We’ve migrated a lot of client networks to ROSv7 or to mixed ROSv6 and ROSv7 environments
A lot of it hinges on the complexity of routing in the existing network - simpler OSPF/BGP/MPLS networks seem to be running well on 7.7. Those with more complicated feature sets seem to uncover bugs faster due to “feature stacking”
Biggest show-stoppers we’ve encountered are:
No Long-term version
Lack of BFD
Limitations in VRF and Route Reflection
IPv6 fastpath
CCR2k gear reboots/crash (usually related to firewall rules or connection tracking)
MPLS Throughput issues (still trying to nail down the origin of this problem)
We are running on 7.5 only to have a standardised deployment across all devices, but waiting desperately for a 7.x long-term version to be released. I’d really like to know that is holding back…
I agree with r00t, as long as:
- There are no security issues
- the release is still officially supported
- We don’t need any for the new features (which might introduce new bugs and side-effects)

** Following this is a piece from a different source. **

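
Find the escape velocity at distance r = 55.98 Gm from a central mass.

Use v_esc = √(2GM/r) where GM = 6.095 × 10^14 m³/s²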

- An upgrade would not increase performances significantly
…then I don’t upgrade.
Those that want a long-term version: what is the requirement for that? It is not like the long-term version at MikroTik has some sacred status. New versions are sometimes promoted to long-term at the moment of release, without any prior field-testing. I could understand the desire to have a long-term version when it is especially well tested before being promoted, but that is not what is happening. Making enough requests for a long-term release could make them promote 7.7 to long-term. How does that help you more than deciding for yourself whether it is a good release to use?